My Two Cents Worth - 10

By Dale Moore

   It’s football time again.  Time to scour the sports page, gathering data to determine which team has the best chance of going to the Rose Bowl!  Time to wander past the local high school stadium, to scout the team and check out how the coach is doing!  Time to see how the old college Alma Mater’s team looks and plan a tailgate party.  Oh yes!  We do love our football and our coaches…well, as long as they win!  After all, what kind of pride can a person have in a university that doesn’t have a winning team?

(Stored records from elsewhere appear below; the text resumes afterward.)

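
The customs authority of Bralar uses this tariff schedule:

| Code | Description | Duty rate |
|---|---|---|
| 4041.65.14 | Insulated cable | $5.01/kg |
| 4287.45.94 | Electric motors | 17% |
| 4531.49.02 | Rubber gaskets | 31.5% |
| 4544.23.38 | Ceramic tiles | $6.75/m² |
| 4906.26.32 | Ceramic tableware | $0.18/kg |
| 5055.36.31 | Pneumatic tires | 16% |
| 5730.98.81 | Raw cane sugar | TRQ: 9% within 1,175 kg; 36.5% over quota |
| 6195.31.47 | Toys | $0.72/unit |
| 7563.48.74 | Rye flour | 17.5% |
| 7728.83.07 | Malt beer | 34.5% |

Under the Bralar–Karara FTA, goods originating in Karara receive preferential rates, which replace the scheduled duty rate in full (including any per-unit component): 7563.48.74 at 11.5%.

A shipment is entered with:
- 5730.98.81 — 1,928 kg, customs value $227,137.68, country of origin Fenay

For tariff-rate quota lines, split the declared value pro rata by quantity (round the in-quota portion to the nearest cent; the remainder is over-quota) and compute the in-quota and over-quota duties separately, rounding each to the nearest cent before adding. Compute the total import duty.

Line 1 (5730.98.81, Fenay, 1,928 kg, $227,137.68):
Code 5730.98.81 is under a tariff-rate quota (threshold 1,175 kg). In-quota: 1,175 kg at 9%; over-quota: 753 kg at 36.5%.
Pro-rata value split: in-quota = $227,137.68 × 1,175/1,928 = $138,426.75; over-quota = $227,137.68 − $138,426.75 = $88,710.93.
In-quota duty = $138,426.75 × 9% = $12,458.41. Over-quota duty = $88,710.93 × 36.5% = $32,379.49.
Line duty = $12,458.41 + $32,379.49 = $44,837.90.

$44,837.90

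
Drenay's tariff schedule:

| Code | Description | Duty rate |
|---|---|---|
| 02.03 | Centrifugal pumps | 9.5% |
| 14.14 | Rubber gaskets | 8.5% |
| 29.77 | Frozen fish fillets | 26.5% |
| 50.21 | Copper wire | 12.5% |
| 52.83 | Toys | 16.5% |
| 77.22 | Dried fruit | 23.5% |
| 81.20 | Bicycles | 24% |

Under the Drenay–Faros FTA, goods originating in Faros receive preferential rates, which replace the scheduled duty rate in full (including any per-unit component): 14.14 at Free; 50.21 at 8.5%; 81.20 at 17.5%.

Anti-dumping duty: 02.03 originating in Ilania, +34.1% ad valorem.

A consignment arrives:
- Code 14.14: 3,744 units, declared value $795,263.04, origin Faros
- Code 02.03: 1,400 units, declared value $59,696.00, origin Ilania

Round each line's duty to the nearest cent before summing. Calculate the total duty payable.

$26,027.46

Line 1 (14.14, Faros, 3,744 units, $795,263.04):
Base rate for 14.14 is 8.5%.
Origin Faros qualifies under the Drenay–Faros agreement and 14.14 is covered: preferential rate Free applies instead.
Duty = $795,263.04 × 0% = $0.00.
Line 2 (02.03, Ilania, 1,400 units, $59,696.00):
Base rate for 02.03 is 9.5%.
Additional duty on 02.03 from Ilania: +34.1%. Applied ad valorem rate: 9.5% + 34.1% = 43.6%.
Duty = $59,696.00 × 43.6% = $26,027.46.
Total = $0.00 + $26,027.46 = $26,027.46.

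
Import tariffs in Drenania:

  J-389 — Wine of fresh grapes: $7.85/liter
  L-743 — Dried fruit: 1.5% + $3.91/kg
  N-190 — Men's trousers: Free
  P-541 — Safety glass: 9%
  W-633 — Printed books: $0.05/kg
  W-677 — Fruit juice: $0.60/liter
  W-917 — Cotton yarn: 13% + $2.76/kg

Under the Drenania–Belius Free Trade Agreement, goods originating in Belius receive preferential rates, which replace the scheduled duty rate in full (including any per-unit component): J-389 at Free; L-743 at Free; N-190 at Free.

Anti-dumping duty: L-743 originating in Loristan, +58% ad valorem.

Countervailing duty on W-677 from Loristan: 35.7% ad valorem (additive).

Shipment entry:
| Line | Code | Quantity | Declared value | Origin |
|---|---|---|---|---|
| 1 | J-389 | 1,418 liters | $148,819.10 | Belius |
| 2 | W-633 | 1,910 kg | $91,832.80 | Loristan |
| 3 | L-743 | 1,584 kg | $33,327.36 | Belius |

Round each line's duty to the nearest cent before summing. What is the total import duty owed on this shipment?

Line 1 (J-389, Belius, 1,418 liters, $148,819.10):
Base rate for J-389 is $7.85/liter.
Origin Belius qualifies under the Drenania–Belius agreement and J-389 is covered: preferential rate Free applies instead.
Duty = $148,819.10 × 0% = $0.00.
Line 2 (W-633, Loristan, 1,910 kg, $91,832.80):
Base rate for W-633 is $0.05/kg.
Duty = 1,910 × $0.05 = $95.50.
Line 3 (L-743, Belius, 1,584 kg, $33,327.36):
Base rate for L-743 is 1.5% + $3.91/kg.
Origin Belius qualifies under the Drenania–Belius agreement and L-743 is covered: preferential rate Free applies instead.
The additional-duty order on L-743 targets Loristan, not Belius; it does not apply.
Duty = $33,327.36 × 0% = $0.00.
Total = $0.00 + $95.50 + $0.00 = $95.50.

$95.50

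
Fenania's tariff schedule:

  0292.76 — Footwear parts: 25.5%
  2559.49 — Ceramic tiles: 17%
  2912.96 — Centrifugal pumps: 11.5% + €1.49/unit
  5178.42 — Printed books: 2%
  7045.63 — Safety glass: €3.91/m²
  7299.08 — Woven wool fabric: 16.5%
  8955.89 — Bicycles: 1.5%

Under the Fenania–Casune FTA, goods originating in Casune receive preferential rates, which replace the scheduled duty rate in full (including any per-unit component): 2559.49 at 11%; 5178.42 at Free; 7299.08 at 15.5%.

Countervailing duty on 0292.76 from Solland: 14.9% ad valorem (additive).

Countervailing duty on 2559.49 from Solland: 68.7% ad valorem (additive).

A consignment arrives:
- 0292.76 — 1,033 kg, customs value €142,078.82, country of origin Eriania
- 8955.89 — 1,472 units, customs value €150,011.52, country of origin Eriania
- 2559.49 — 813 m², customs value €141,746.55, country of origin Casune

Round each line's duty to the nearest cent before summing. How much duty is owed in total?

Line 1 (0292.76, Eriania, 1,033 kg, €142,078.82):
Base rate for 0292.76 is 25.5%.
The additional-duty order on 0292.76 targets Solland, not Eriania; it does not apply.
Duty = €142,078.82 × 25.5% = €36,230.10.
Line 2 (8955.89, Eriania, 1,472 units, €150,011.52):
Base rate for 8955.89 is 1.5%.
Duty = €150,011.52 × 1.5% = €2,250.17.
Line 3 (2559.49, Casune, 813 m², €141,746.55):
Base rate for 2559.49 is 17%.
Origin Casune qualifies under the Fenania–Casune agreement and 2559.49 is covered: preferential rate 11% applies instead.
The additional-duty order on 2559.49 targets Solland, not Casune; it does not apply.
Duty = €141,746.55 × 11% = €15,592.12.
Total = €36,230.10 + €2,250.17 + €15,592.12 = €54,072.39.

€54,072.39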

     I suppose that is why on most university campuses the football coach makes upwards of $100,000. a year (plus perks and endorsement monies that may triple his salary), while the professor of education  who struggled for many years to earn a Ph.D. in order to be the best possible teacher, earns in the  $50,000 range.  One might assume that since our coach earns so much more, and has a number of assistants to work with a chosen few athletes on the field, that he invests his extra time to ensure those athletes take advantage of every learning opportunity to make the best grades possible. I mean, after all, isn’t that why students go to college, to get an education?  Isn’t that why colleges dole out huge scholarships to football players, so that they may learn?  Surely no university would give a multi-thousand dollar scholarship to a student just because he can play football, would it?  Yet the statistics reveal that less than fifty percent of the athletes reaping those magnificent football scholarships ever finish college. What are we, the taxpayer, getting for our $100,000, if the coach doesn’t even oversee what his chosen few are learning?  I wonder, would that same university keep a classroom professor, even at $50,000, if more than half of his/her students failed year after year?

      When a university pays a coach $100,000 and at the same time pays an education or social worker professor $50,000. what is that university saying to its own students with education or social work majors about the value that school places on teaching?  It seems to say, “Here is your lesson!  If you  want to be successful, to make big money, to be somebody, aim for the world of sports. Forget teaching! Forget helping others!”  Is this the message we want our universities to send?  Not with my tax dollar!